Domain determination utilizes the Domain Assignment Logic to identify the appropriate OMOP domain table for storing the clinical information. This step recognizes that vocabulary-driven domain assignment may differ from assumptions based solely on FHIR resource types, ensuring that clinical concepts are stored in semantically appropriate locations within the OMOP analytical framework.
Non-standard concept handling addresses scenarios where source codes map to non-standard OMOP concepts, requiring traversal of the concept_relationship table to identify appropriate standard concepts for analytical use. This process maintains the connection between source codes and their standard representations while preserving the original mapping context for audit and validation purposes.
The final population phase applies the Standard OMOP Field Population Template to ensure consistent data storage across all transformation instances. This standardization supports reliable analytical processes while maintaining essential data lineage information for quality assurance and future enhancement efforts.

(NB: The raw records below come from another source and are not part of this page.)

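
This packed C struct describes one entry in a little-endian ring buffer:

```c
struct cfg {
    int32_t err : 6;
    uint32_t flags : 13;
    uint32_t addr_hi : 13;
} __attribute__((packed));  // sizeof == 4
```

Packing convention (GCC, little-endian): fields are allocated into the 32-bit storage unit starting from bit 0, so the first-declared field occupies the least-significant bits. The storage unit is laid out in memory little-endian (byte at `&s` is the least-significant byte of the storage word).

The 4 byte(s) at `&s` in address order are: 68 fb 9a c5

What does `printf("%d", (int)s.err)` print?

[0]=0x68 [1]=0xfb [2]=0x9a [3]=0xc5 (little-endian) → word 0xc59afb68
err:6 @ bit 0 → (0xc59afb68>>0)&0x3f = 0x28  ←
flags:13 @ bit 6 → (0xc59afb68>>6)&0x1fff = 0xbed
addr_hi:13 @ bit 19 → (0xc59afb68>>19)&0x1fff = 0x18b3
err signed 6b, MSB=1: 40 - 64 = -24

-24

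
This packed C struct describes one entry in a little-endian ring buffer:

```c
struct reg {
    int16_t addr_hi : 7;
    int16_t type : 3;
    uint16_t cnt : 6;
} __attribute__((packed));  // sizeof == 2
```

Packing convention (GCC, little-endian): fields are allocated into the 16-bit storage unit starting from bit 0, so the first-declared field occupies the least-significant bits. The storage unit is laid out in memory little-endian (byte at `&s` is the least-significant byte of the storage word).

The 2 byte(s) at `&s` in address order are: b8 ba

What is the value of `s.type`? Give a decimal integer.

-3

[0]=0xb8 [1]=0xba (little-endian) → word 0xbab8
addr_hi:7 @ bit 0 → (0xbab8>>0)&0x7f = 0x38
type:3 @ bit 7 → (0xbab8>>7)&0x7 = 0x5  ←
cnt:6 @ bit 10 → (0xbab8>>10)&0x3f = 0x2e
type signed 3b, MSB=1: 5 - 8 = -3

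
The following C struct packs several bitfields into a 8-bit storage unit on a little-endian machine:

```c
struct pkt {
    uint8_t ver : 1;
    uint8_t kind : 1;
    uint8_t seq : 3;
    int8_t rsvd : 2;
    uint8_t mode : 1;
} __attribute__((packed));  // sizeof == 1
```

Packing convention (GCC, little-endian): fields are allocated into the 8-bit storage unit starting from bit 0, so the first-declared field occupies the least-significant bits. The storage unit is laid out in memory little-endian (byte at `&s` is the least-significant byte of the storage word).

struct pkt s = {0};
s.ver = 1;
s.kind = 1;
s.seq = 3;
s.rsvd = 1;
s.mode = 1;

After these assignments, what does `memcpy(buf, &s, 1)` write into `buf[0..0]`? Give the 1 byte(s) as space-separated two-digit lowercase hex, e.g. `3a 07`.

af

ver:1 = 1 → 0x1 << 0 → word 0x01
kind:1 = 1 → 0x1 << 1 → word 0x03
seq:3 = 3 → 0x3 << 2 → word 0x0f
rsvd:2 = 1 → 0x1 << 5 → word 0x2f
mode:1 = 1 → 0x1 << 7 → word 0xaf
word = 0xaf → little-endian bytes:
  [0]=0xaf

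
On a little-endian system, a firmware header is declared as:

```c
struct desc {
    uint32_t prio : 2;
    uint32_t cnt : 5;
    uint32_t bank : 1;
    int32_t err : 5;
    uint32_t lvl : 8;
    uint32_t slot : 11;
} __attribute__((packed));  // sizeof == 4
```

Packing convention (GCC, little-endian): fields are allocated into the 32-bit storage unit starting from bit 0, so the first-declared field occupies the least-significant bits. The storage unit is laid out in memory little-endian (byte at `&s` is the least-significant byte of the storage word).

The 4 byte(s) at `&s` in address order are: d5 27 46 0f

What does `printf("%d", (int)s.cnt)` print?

[0]=0xd5 [1]=0x27 [2]=0x46 [3]=0x0f (little-endian) → word 0x0f4627d5
prio [0+:2] = (word>>0) & 0x3 = 1
cnt [2+:5] = (word>>2) & 0x1f = 21  ←
bank [7+:1] = (word>>7) & 0x1 = 1
err [8+:5] = (word>>8) & 0x1f = 7
lvl [13+:8] = (word>>13) & 0xff = 49
slot [21+:11] = (word>>21) & 0x7ff = 122

21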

Consider a straightforward diabetes diagnosis represented in a FHIR Condition resource with a single SNOMED CT code. The source resource demonstrates the ideal scenario for base pattern transformation, containing clear coded information without ambiguity or complex relationships.
{
"resourceType": "Condition",
"id": "example",
"code": {
"coding": [
{
"system": "http://snomed.info/sct",
"code": "44054006",
"display": "Diabetes mellitus type 2"
}
]
},
"subject": {
"reference": "Patient/example"
},
"onsetDateTime": "2011-05-24"
}
The transformation process identifies SNOMED CT code 44054006 within the CodeableConcept structure, recognizing it as a single, well-defined concept suitable for direct mapping. Vocabulary lookup confirms that this code maps to OMOP concept_id 201826 with standard concept status, eliminating the need for concept relationship traversal. Domain assignment validation confirms that the concept resides in the Condition domain, aligning with the FHIR resource type and supporting storage in the condition_occurrence table.
INSERT INTO condition_occurrence (
condition_occurrence_id,
person_id,
condition_concept_id,
condition_start_date,
condition_source_value,
condition_source_concept_id,
condition_type_concept_id
) VALUES (
[generated_id],
[mapped_person_id],
201826, -- Standard OMOP concept
'2011-05-24',
'44054006', -- Source preservation
201826, -- Source concept (already standard)
32020 -- EHR record type
);
This example demonstrates the straightforward application of the base pattern, showcasing direct vocabulary mapping, domain alignment, and comprehensive source preservation. The transformation maintains clinical accuracy while conforming to OMOP analytical requirements, providing a foundation for understanding more complex transformation scenarios.
OMOP Field | Value | Source | Transformation Notes |
---|---|---|---|
condition_concept_id |
201826 | OMOP vocabulary lookup | Standard concept from Step 2 |
condition_source_value |
44054006 | FHIR code.coding[0].code | Original source code preserved |
condition_source_concept_id |
201826 | Same as standard concept | Source code already standard |
condition_start_date |
2011-05-24 | FHIR onsetDateTime | Date extracted from FHIR |
person_id |
[mapped_person_id] | FHIR subject reference | Patient reference resolution |
The example above represents a straightforward transformation scenario with a direct vocabulary match and domain alignment. Real-world implementations should prepare for more complex scenarios involving non-standard vocabularies, domain mismatches, and mapping gaps, but this base pattern provides the foundational framework for handling all transformation cases systematically and consistently.